Aid Delivery in Syria
Leveraging data to make humanitarian aid delivery safer and more efficient
My main project at Palantir was to design a route planning dashboard to aid the daily decisions taken by Mercy Corps’ logistics coordinators.
|Team||1 deployment strategist, 2 engineers|
|Tools||Sketch, Principle, CSS|
On the Philanthropy team, Palantir partners with non profit organizations to help them take a data driven approach to solve some of the world’s most pressing issues. My team in particular partnered with Mercy Corps, a major aid delivery organization, to make aid delivery in Syria safer and more effective.
Problem and Opportunity
Mercy Corps had a lot of data on incidents, border status, routes, etc. However, the data is extremely dispersed and there is no single source of truth. This led to a very ad-hoc approach in route planning where decisions were made on a case to case basis.
There’s an opportunity to make aid delivery safer and more efficient. We can integrate all these different data sources, couple them with analysis tools, and put them in front of human experts to help them make the right decision much faster in a systematic fashion.
To design a solution that both solves existing pain points and is compatible with the existing process, we needed an accurate understanding of our user’s objectives and current workflow. Based on our weekly calls with the logistics coordinator operating in the field, and past transcripts, I modelled the current workflow in a workflow diagram.

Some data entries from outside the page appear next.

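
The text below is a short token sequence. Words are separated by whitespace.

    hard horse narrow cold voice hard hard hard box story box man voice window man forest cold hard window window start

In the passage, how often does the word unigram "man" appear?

2

Scanning the 21 tokens for "man":
  position 12: man
  position 15: man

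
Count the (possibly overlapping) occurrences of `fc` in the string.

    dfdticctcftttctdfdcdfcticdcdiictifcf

2

Sliding a length-2 window over the 36 characters (35 positions):
  position 21–22: fc
  position 34–35: fc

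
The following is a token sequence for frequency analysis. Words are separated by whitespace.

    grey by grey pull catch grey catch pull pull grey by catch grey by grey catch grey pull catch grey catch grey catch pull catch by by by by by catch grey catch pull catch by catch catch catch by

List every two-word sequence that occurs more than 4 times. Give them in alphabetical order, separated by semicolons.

Bigram counts meeting the condition (more than 4 times):
  catch grey: 6
  grey catch: 5

catch grey; grey catch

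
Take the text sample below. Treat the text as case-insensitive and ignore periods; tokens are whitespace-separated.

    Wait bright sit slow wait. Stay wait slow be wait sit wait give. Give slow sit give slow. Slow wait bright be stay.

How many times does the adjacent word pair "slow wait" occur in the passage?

2

Scanning the 22 overlapping bigram windows for "slow wait":
  position 4–5: slow wait
  position 19–20: slow wait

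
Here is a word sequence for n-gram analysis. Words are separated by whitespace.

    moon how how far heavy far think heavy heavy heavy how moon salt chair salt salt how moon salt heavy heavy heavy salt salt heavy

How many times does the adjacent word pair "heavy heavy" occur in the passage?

Scanning the 24 overlapping bigram windows for "heavy heavy":
  position 8–9: heavy heavy
  position 9–10: heavy heavy
  position 20–21: heavy heavy
  position 21–22: heavy heavy

4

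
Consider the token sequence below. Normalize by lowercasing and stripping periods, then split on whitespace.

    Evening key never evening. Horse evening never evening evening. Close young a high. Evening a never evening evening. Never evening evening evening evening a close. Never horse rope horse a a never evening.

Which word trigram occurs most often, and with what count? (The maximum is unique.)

Trigram frequencies (highest first):
  never evening evening: 3
  evening never evening: 2
  a never evening: 2
  evening evening evening: 2
  evening key never: 1
  key never evening: 1
  … (20 more, each ≤ 1)

"never evening evening", 3 times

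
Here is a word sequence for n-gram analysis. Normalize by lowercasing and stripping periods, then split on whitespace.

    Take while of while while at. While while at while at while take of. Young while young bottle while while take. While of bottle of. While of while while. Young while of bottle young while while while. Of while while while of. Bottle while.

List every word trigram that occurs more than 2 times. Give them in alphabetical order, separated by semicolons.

Trigram counts meeting the condition (more than 2 times):
  of while while: 3
  while at while: 3
  while of bottle: 3
  while of while: 3

of while while; while at while; while of bottle; while of while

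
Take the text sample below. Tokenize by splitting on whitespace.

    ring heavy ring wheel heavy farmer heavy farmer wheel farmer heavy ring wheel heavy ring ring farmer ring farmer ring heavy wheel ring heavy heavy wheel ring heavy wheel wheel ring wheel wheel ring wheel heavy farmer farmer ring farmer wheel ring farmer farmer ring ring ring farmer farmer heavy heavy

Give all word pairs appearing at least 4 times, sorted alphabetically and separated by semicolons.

farmer ring; ring farmer; ring heavy; ring wheel; wheel ring

Bigram counts meeting the condition (at least 4 times):
  farmer ring: 4
  ring farmer: 5
  ring heavy: 4
  ring wheel: 4
  wheel ring: 5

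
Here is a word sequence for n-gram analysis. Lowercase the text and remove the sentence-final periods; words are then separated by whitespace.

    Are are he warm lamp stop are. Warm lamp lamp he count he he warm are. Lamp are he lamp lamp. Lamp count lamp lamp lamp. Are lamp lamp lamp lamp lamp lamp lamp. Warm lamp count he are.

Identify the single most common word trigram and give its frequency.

"lamp lamp lamp", 7 times

Trigram frequencies (highest first):
  lamp lamp lamp: 7
  are are he: 1
  are he warm: 1
  he warm lamp: 1
  warm lamp stop: 1
  lamp stop are: 1
  … (25 more, each ≤ 1)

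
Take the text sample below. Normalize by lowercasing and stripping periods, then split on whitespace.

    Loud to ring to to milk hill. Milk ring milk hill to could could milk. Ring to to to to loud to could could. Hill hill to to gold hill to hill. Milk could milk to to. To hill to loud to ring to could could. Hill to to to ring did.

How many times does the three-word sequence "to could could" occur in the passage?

Scanning the 50 overlapping trigram windows for "to could could":
  position 12–14: to could could
  position 22–24: to could could
  position 44–46: to could could

3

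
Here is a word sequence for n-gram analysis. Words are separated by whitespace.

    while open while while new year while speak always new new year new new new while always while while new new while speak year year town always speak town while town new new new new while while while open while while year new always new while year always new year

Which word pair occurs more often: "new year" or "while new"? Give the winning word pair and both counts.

"new year": 3 occurrences
"while new": 2 occurrences

"new year" (3 vs 2)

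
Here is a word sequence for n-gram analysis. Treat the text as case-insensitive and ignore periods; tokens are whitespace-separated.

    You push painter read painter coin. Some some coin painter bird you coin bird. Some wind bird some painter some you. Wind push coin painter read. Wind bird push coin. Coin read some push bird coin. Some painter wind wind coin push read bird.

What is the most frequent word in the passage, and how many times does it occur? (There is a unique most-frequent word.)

"coin", 8 times

Unigram frequencies (highest first):
  coin: 8
  some: 7
  painter: 6
  bird: 6
  push: 5
  wind: 5
  … (2 more, each ≤ 4)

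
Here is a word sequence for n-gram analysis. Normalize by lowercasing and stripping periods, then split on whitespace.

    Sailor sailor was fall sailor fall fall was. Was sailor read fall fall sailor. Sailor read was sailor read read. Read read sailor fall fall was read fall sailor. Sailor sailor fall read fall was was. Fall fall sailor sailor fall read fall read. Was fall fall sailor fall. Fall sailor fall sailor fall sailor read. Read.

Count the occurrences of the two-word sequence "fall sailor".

8

Scanning the 56 overlapping bigram windows for "fall sailor":
  position 4–5: fall sailor
  position 13–14: fall sailor
  position 28–29: fall sailor
  position 38–39: fall sailor
  position 47–48: fall sailor
  position 50–51: fall sailor
  position 52–53: fall sailor
  position 54–55: fall sailor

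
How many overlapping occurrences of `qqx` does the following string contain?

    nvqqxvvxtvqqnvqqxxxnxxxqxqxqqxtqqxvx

Sliding a length-3 window over the 36 characters (34 positions):
  position 3–5: qqx
  position 15–17: qqx
  position 28–30: qqx
  position 32–34: qqx

4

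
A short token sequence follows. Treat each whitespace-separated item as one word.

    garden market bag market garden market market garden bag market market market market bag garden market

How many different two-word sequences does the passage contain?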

- These are the main findings of the exercise:
- 1. Getting plans approved by the Security team is a high friction point
- 2. Logistics receives delivery plans from Programming team, and decides on a daily basis how to send each convoy
- 3. Convoys take the primary routes when possible, and use secondary routes as an alternative depending on the security situation
- 4. Closed borders are communicated via phone by the truck drivers or people stationed at the border, which is inefficient
- 5. Decisions on whether to send a convoy is dependent on incident trends over time
The final product delivered to our partner was a dashboard that integrated warehouse data, security data, and routes data. Over the course of two months, it became the single source of truth for our partners. No longer was their data living in odd spreadsheets and lone Google maps.
Situation Awareness at a Glance
Primary and Secondary routes are colour coded by their security risk via guidelines we developed together with our partners.
Border statuses are displayed on the map, and inaccessible routes are grayed out for an immediate assessment of coverage.
The convoy panel gives the team an overview of the day's planned convoys and highlights hi-pri issues, such as closed border, allowing the team to take immediate action and redirect the convoys.
Single Souce of Truth
The dashboard integrates commodity data, security data, and routes data – the three main datasets for the Planning, Security, and Logistics team. By having a dashboard that all teams can refer to, it is much easier to communicate across teams and reduce friction in decision making.
Data Driven Decision Making
Incident trends overtime help our partners to avoid areas that where conflict is escalating.
Time heatmaps of when incidents allow for smarter planning of when to send convoys to minimize security risk.